Saturday, November 1

Read it to me, baby.


So was it as bad for you as it was for me?


No, there's no excuse for Just Being Difficult. I believe that you can make an intelligible paper, or write a book without resorting to unreadable language. Polysyllabic words does not equal smarts. In the same way that a canonical writer can be easy reading. I so hated it when I couldn't get past paragraph 1 of Joseph Conrad's The Secret Sharer, and we had to discuss that one in class. The horror, the horror talaga. It leaves a bad taste in the mouth, and it feels really bad when you can't get through a single page, paragraph, or worse, even finish the first sentence:
For most scholars, bad academic writing, like bad academic sex, doesn't call for explanation -- or argument.

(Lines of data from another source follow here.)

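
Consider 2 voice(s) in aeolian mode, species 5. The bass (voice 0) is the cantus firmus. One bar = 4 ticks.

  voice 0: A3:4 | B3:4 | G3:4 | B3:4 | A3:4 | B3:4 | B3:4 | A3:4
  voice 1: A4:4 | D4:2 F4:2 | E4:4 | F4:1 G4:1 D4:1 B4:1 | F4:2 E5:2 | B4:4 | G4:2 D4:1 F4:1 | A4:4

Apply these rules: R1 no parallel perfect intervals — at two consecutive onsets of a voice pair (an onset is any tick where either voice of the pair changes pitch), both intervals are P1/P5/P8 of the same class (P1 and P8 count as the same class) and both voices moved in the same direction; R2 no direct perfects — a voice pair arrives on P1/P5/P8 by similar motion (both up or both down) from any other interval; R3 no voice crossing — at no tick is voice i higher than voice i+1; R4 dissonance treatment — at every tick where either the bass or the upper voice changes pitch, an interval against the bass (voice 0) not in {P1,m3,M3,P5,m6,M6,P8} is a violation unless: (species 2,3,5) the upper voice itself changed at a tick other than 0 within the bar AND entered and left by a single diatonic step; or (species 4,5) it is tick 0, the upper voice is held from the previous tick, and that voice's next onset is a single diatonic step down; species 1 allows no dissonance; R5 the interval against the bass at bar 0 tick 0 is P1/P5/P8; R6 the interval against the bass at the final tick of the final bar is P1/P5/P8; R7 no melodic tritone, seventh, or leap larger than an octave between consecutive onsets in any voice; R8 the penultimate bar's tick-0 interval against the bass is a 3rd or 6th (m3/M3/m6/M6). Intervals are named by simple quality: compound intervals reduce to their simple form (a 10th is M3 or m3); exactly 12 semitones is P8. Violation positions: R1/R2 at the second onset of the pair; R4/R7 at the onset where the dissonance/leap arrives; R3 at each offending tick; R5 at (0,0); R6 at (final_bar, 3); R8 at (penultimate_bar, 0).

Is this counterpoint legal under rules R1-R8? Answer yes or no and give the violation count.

bar 0: v0=A3 v1=A4 (P8)
bar 1: v0=B3 v1=D4 (m3)
bar 2: v0=G3 v1=E4 (M6)
bar 3: v0=B3 v1=F4 (TT)
bar 4: v0=A3 v1=F4 (m6)
bar 5: v0=B3 v1=B4 (P8)
bar 6: v0=B3 v1=G4 (m6)
bar 7: v0=A3 v1=A4 (P8)
  R4 @ bar1.2: B3/F4 TT untreated
  R4 @ bar3.0: B3/F4 TT untreated
  R7 @ bar4.0: B4->F4 leap 6st
  R7 @ bar4.2: F4->E5 leap 11st
  R4 @ bar6.3: B3/F4 TT untreated

No (5 violations)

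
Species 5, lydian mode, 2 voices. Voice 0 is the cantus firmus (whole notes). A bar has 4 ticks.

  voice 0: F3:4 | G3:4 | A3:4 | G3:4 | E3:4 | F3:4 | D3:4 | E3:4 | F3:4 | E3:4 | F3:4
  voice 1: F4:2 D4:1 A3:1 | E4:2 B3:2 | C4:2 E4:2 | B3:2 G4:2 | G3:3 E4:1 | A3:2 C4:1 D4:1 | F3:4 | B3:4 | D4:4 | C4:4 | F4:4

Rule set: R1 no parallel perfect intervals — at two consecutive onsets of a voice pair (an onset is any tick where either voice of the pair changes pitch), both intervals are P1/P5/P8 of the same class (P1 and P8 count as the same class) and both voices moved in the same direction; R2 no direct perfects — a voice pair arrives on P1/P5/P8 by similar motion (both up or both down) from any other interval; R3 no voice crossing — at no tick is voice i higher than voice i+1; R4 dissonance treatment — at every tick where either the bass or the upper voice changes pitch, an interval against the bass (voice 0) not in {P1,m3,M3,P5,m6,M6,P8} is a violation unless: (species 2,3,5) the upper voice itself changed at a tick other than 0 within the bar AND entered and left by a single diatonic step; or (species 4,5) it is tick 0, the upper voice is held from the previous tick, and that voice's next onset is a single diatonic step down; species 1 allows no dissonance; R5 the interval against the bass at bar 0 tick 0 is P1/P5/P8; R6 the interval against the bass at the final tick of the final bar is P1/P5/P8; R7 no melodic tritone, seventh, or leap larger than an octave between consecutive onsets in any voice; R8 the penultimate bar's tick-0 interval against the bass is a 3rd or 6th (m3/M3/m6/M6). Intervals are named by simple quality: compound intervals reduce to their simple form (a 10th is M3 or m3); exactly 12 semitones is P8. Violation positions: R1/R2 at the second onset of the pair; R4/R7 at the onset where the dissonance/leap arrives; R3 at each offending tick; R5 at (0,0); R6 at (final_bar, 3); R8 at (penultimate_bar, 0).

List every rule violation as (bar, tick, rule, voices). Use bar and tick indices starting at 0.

bar 0: v0=F3 v1=F4 downbeat P8
bar 1: v0=G3 v1=E4 downbeat M6
bar 2: v0=A3 v1=C4 downbeat m3
bar 3: v0=G3 v1=B3 downbeat M3
bar 4: v0=E3 v1=G3 downbeat m3
bar 5: v0=F3 v1=A3 downbeat M3
bar 6: v0=D3 v1=F3 downbeat m3
bar 7: v0=E3 v1=B3 downbeat P5
bar 8: v0=F3 v1=D4 downbeat M6
bar 9: v0=E3 v1=C4 downbeat m6
bar 10: v0=F3 v1=F4 downbeat P8
  -> R2 @ bar 7 tick 0 v(0, 1): D3/F3 m3 -> E3/B3 P5 similar
  -> R7 @ bar 7 tick 0 v(1,): F3->B3 leap 6st
  -> R2 @ bar 10 tick 0 v(0, 1): E3/C4 m6 -> F3/F4 P8 similar

(7, 0, R2, (0, 1))
(7, 0, R7, (1,))
(10, 0, R2, (0, 1))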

It's poor chemistry between writer and reader (pontificator and pontificatee, in the academic version), like lack of sizzle between jaded full professor and enthusiastic asst. prof. It's failure of Interrogator A to make the noises and gestures that work for Hegemonized Reader B. It may be Defamiliarizer A's clumsy attempt to shake up the ideological/emotional/instrumental reflexes of Overly Essentialized Reader B. It may be sheer incompetence at nouns, verbs, and adjectives.

In days of olde, lousy writers and lovers struggled to improve, or at least tried not to draw attention to themselves. But who can still remember a time when imperialist categories like "good" and "bad" didn't trigger counterinsurgency from subaltern stylists?